Opinión

Campeonato de bellacos

Alfredo Cedeño

Es imposible mantener ecuanimidad y compostura cuando uno ve a los asnos rojos, o sus sacristanes, regurgitar con aires de sabios salamanquinos la primera imbecilidad que les viene al hocico para argumentar lo injustificable. ¿Cómo no preguntarse de dónde sacan tanta deshonra y tal cara tan dura para exhibirla sin inmutarse?

Ver a Pedro Carreño con su cara de vermífugo en acción es poco menos que nauseabundo, sensación que se intensifica cuando abre sus belfos para rebuznar a conciencia, para luego callar y mantener la postura del que espera una salva de aplausos por lo atinado de su intervención.

¿Qué decir de ese monaguillo con pretensiones de cardenal llamado José Gregorio Vielma Mora? Jamás pudo imaginarse nadie que un tachirense, ex alumno del liceo Jáuregui de La Grita, fuera capaz de mostrar el sadismo del que ha hecho gala contra sus coterráneos. Ni Juan Vicente Gómez llegó a tanto, y no es poca cosa lo que escribo.

¿Cómo procesar lo que masculla Ramón Alexis Ramírez, flamante gobernador de Mérida? Este indigno hijo de Santa Cruz de Mora, geógrafo egresado de la Universidad de Los Andes, y paisano de Simón Alberto Consalvi, ha hecho lo que nadie había hecho hasta ahora para desdecir y avergonzar el gentilicio merideño.

¿Acaso hay alguno que pueda superar a esa bestia llamada Jorge Luis García Carneiro, que no cesa de dar coces, con manifiesto goce en sus gestos, contra el muy maltratado estado Vargas? Lo más doloroso es que al escarbar en su currículum se puede leer: “Orden Bicentenaria de la Ilustre Universidad de los Andes”.

¿Y dónde dejar a esas jumentas con aires de pitonisa en trance llamadas Cilia Flores, y su compinche Iris Varela? Ambas presumen, para vergüenza de ese gremio, del título de abogadas, y miran con gesto avieso a quien se dirige a ellas sin anteponer a sus nombres el título de doctoras.

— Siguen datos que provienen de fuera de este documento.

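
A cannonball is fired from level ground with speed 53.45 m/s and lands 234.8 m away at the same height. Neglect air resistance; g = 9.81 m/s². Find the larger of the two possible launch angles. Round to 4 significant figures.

63.13°

Level-ground range: R = v₀² sin(2θ)/g ⇒ sin 2θ = R g / v₀² = 234.8×9.81/53.45² = 0.8063.
2θ = arcsin(0.8063) = 53.736° or 180° − 53.736° = 126.264°.
So θ = 26.87° or θ = 63.13°.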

Es infinita la lista de bellacos que hozan en los predios revolucionarios, donde el estandarte mayor lo porta ese matarife con pretensiones de bailarín apellidado Maduro Moros.

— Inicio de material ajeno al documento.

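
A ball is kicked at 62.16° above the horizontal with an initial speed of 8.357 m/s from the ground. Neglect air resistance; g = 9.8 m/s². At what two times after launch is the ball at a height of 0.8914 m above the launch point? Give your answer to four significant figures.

v_y0 = 8.357 sin 62.16° = 7.3897 m/s.
Set y = v_y0 t − ½ g t² = 0.8914: 4.900 t² − 7.3897 t + 0.8914 = 0.
t = [7.3897 ± √(54.608 − 17.471)] / 9.8 = (7.3897 ± 6.0940) / 9.8, giving t = 0.1322 s or t = 1.376 s.
So the ball is at 0.8914 m at t = 0.1322 s (rising) and t = 1.376 s (falling).

0.1322 s and 1.376 s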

Es un verdadero torneo donde todos y cada uno hacen méritos para demostrar su petulancia desbocada contra un pueblo indefenso al que no se cansan de maltratar. Lo peor es que semejante comandita hinca sus fauces a diestra y siniestra bajo el amparo de las armas que debían velar por la tranquilidad de la ciudadanía.

Los veré refugiándose bajo la pirámide rosa que en el kilómetro 0, a un lado de la Autopista Valle-Coche, levantaron en tiempos de otro burgomaestre babeante, y en el que aseguran han depositado ellos sus mantos protectores. Igual surcarán el cielo.